* * *

Примерно около восьми часов я почувствовал, что начинаю уставать. Но тут я наконец увидел Фритца Вернера. Он вошел, приветствуя всех и о чем-то непринужденно болтая с знакомыми. Я направился было к нему, но на полпути к заветной цели меня перехватил Чарли Фрэнк.

Чарли стоял, уныло ссутулившись, и лицо его имело такое болезненно-перекошенное выражение, как будто его только что пырнули ножом в живот.

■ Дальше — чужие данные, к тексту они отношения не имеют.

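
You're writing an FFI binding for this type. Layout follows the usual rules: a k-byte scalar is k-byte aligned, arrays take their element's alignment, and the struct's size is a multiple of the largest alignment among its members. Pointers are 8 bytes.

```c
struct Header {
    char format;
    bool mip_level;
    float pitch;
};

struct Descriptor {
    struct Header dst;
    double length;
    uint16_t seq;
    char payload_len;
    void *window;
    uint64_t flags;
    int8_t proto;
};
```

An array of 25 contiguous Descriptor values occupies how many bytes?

Header: @0: format [1B, align 1] → 1; @1: mip_level [1B, align 1] → 2; +2 pad (align 4); @4: pitch [4B, align 4] → 8; size 8, align 4
@0: dst [8B, align 4] → 8
@8: length [8B, align 8] → 16
@16: seq [2B, align 2] → 18
@18: payload_len [1B, align 1] → 19
+5 pad (align 8)
@24: window [8B, align 8] → 32
@32: flags [8B, align 8] → 40
@40: proto [1B, align 1] → 41
+7 tail pad (align 8)
size 48, align 8
array of 25: 25 × 48 = 1200

1200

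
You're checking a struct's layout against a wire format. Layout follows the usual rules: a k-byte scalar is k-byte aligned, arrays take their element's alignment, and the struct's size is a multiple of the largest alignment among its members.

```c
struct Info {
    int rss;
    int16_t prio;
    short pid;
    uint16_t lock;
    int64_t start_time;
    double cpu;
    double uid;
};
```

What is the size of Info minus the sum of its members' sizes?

rss at 0 (size 4, align 4) → ends 4
prio at 4 (size 2, align 2) → ends 6
pid at 6 (size 2, align 2) → ends 8
lock at 8 (size 2, align 2) → ends 10
pad 6 to align 8 for start_time
start_time at 16 (size 8, align 8) → ends 24
cpu at 24 (size 8, align 8) → ends 32
uid at 32 (size 8, align 8) → ends 40
total 40 bytes, alignment 8
data bytes 34, size 40 → padding 6

6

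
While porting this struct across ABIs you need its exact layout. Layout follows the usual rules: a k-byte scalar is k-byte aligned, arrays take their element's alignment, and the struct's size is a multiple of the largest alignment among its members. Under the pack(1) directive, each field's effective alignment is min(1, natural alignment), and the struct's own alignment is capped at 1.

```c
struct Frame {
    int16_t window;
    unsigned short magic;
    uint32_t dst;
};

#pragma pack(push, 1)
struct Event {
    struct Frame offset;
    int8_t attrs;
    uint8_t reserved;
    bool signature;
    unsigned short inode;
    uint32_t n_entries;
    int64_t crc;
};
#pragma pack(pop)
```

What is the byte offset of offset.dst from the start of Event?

Frame: 0..2  window  (2B, 2-aligned); 2..4  magic  (2B, 2-aligned); 4..8  dst  (4B, 4-aligned); sizeof = 8, alignof = 4
0..8  offset  (8B, 1-aligned)
within Frame: dst at 4
0 + 4 = 4

4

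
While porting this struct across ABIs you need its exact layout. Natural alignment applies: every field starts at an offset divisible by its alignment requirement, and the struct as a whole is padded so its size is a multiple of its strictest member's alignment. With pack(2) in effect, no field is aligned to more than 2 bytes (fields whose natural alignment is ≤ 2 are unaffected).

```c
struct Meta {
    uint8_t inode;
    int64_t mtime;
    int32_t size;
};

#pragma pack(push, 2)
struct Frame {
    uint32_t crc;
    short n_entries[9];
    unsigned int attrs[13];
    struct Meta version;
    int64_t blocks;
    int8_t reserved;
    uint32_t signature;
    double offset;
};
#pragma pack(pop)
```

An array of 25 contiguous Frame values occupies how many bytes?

3000

Meta: 0..1  inode  (1B, 1-aligned); 1..8  -- padding (7B); 8..16  mtime  (8B, 8-aligned); 16..20  size  (4B, 4-aligned); 20..24  -- tail padding (4B); sizeof = 24, alignof = 8
0..4  crc  (4B, 2-aligned)
4..22  n_entries  (18B, 2-aligned)
22..74  attrs  (52B, 2-aligned)
74..98  version  (24B, 2-aligned)
98..106  blocks  (8B, 2-aligned)
106..107  reserved  (1B, 1-aligned)
107..108  -- padding (1B)
108..112  signature  (4B, 2-aligned)
112..120  offset  (8B, 2-aligned)
sizeof = 120, alignof = 2
array of 25: 25 × 120 = 3000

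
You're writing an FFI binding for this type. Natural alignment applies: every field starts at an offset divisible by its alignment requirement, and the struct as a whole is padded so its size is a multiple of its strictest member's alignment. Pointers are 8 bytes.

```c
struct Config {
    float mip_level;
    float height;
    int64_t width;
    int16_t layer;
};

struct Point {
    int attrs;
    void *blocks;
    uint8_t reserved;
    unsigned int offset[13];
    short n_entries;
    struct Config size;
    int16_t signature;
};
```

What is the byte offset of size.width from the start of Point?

Config: @0: mip_level [4B, align 4] → 4; @4: height [4B, align 4] → 8; @8: width [8B, align 8] → 16; @16: layer [2B, align 2] → 18; +6 tail pad (align 8); size 24, align 8
@0: attrs [4B, align 4] → 4
+4 pad (align 8)
@8: blocks [8B, align 8] → 16
@16: reserved [1B, align 1] → 17
+3 pad (align 4)
@20: offset [52B, align 4] → 72
@72: n_entries [2B, align 2] → 74
+6 pad (align 8)
@80: size [24B, align 8] → 104
within Config: width at 8
80 + 8 = 88

88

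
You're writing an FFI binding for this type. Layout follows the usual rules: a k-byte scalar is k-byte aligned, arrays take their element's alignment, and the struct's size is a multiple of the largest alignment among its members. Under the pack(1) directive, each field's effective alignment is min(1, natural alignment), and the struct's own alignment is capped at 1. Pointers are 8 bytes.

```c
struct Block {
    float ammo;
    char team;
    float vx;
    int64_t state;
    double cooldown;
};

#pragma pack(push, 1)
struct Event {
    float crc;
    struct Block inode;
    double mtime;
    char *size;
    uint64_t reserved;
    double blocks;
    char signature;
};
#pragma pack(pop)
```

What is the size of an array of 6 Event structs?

Block: ammo at 0 (size 4, align 4) → ends 4; team at 4 (size 1, align 1) → ends 5; pad 3 to align 4 for vx; vx at 8 (size 4, align 4) → ends 12; pad 4 to align 8 for state; state at 16 (size 8, align 8) → ends 24; cooldown at 24 (size 8, align 8) → ends 32; total 32 bytes, alignment 8
crc at 0 (size 4, align 1) → ends 4
inode at 4 (size 32, align 1) → ends 36
mtime at 36 (size 8, align 1) → ends 44
size at 44 (size 8, align 1) → ends 52
reserved at 52 (size 8, align 1) → ends 60
blocks at 60 (size 8, align 1) → ends 68
signature at 68 (size 1, align 1) → ends 69
total 69 bytes, alignment 1
array of 6: 6 × 69 = 414

414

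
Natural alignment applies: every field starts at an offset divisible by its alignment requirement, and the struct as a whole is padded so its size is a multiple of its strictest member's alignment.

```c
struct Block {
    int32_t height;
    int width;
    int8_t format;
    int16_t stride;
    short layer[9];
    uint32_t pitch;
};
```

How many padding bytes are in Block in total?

3

0..4  height  (4B, 4-aligned)
4..8  width  (4B, 4-aligned)
8..9  format  (1B, 1-aligned)
9..10  -- padding (1B)
10..12  stride  (2B, 2-aligned)
12..30  layer  (18B, 2-aligned)
30..32  -- padding (2B)
32..36  pitch  (4B, 4-aligned)
sizeof = 36, alignof = 4
data bytes 33, size 36 → padding 3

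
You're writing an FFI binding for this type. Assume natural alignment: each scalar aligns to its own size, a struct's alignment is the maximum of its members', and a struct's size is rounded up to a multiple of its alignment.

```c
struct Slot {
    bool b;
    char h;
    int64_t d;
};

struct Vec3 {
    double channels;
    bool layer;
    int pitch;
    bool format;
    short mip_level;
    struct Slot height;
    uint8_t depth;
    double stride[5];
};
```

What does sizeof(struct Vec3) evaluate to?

88 bytes

Slot: b at 0 (size 1, align 1) → ends 1; h at 1 (size 1, align 1) → ends 2; pad 6 to align 8 for d; d at 8 (size 8, align 8) → ends 16; total 16 bytes, alignment 8
channels at 0 (size 8, align 8) → ends 8
layer at 8 (size 1, align 1) → ends 9
pad 3 to align 4 for pitch
pitch at 12 (size 4, align 4) → ends 16
format at 16 (size 1, align 1) → ends 17
pad 1 to align 2 for mip_level
mip_level at 18 (size 2, align 2) → ends 20
pad 4 to align 8 for height
height at 24 (size 16, align 8) → ends 40
depth at 40 (size 1, align 1) → ends 41
pad 7 to align 8 for stride
stride at 48 (size 40, align 8) → ends 88
total 88 bytes, alignment 8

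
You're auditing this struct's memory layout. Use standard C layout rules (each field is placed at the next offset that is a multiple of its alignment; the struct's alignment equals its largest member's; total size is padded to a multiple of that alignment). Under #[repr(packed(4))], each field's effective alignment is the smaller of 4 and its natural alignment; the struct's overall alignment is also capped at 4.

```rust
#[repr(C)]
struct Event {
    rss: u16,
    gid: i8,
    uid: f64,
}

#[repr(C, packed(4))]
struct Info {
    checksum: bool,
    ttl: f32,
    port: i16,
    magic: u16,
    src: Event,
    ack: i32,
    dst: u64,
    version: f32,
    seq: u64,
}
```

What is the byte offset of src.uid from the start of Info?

20

Event: 0..2  rss  (2B, 2-aligned); 2..3  gid  (1B, 1-aligned); 3..8  -- padding (5B); 8..16  uid  (8B, 8-aligned); sizeof = 16, alignof = 8
0..1  checksum  (1B, 1-aligned)
1..4  -- padding (3B)
4..8  ttl  (4B, 4-aligned)
8..10  port  (2B, 2-aligned)
10..12  magic  (2B, 2-aligned)
12..28  src  (16B, 4-aligned)
within Event: uid at 8
12 + 8 = 20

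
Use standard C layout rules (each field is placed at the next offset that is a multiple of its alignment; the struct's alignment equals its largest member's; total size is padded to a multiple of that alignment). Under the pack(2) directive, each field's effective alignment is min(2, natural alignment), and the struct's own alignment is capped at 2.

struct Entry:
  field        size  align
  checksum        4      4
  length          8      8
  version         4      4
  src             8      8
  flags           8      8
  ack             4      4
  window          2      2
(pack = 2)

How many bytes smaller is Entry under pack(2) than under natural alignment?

10

natural layout:
  0..4  checksum  (4B, 4-aligned)
  4..8  -- padding (4B)
  8..16  length  (8B, 8-aligned)
  16..20  version  (4B, 4-aligned)
  20..24  -- padding (4B)
  24..32  src  (8B, 8-aligned)
  32..40  flags  (8B, 8-aligned)
  40..44  ack  (4B, 4-aligned)
  44..46  window  (2B, 2-aligned)
  46..48  -- tail padding (2B)
  sizeof = 48, alignof = 8
packed(2) layout:
  0..4  checksum  (4B, 2-aligned)
  4..12  length  (8B, 2-aligned)
  12..16  version  (4B, 2-aligned)
  16..24  src  (8B, 2-aligned)
  24..32  flags  (8B, 2-aligned)
  32..36  ack  (4B, 2-aligned)
  36..38  window  (2B, 2-aligned)
  sizeof = 38, alignof = 2
48 − 38 = 10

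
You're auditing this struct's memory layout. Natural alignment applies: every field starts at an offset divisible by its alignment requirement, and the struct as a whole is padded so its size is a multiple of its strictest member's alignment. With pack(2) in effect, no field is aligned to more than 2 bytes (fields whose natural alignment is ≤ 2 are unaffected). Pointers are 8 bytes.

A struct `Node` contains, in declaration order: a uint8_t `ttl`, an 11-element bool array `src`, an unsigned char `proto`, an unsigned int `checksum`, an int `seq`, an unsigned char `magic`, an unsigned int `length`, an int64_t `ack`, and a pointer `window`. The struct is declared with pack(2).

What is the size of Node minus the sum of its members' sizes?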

Его широко распахнутые глаза были исполнены непередаваемой словами скорби. Со стороны все это производило довольно жалкое впечатление, но для Чарли подобное состояние было нормой. При одном лишь взгляде на него, на ум начинали приходить мысли о неотвратимо наступающем кризисе и неминуемой трагедии, сокрушительное бремя которых словно разом навалилось на его плечи. За все время нашего знакомства я еще никогда не видел его улыбающимся.

Напряженно, почти переходя на шепот, он поинтересовался у меня.

— Как он там?

— Кто?

— Арт Ли.

— В порядке. — У меня не было ни малейшего желания говорить о Ли с Чарли Фрэнком.

— А его правда, что ли, арестовали?

— Да.

— О боже. — Он даже как будто лишился дара речи от изумления и ужаса.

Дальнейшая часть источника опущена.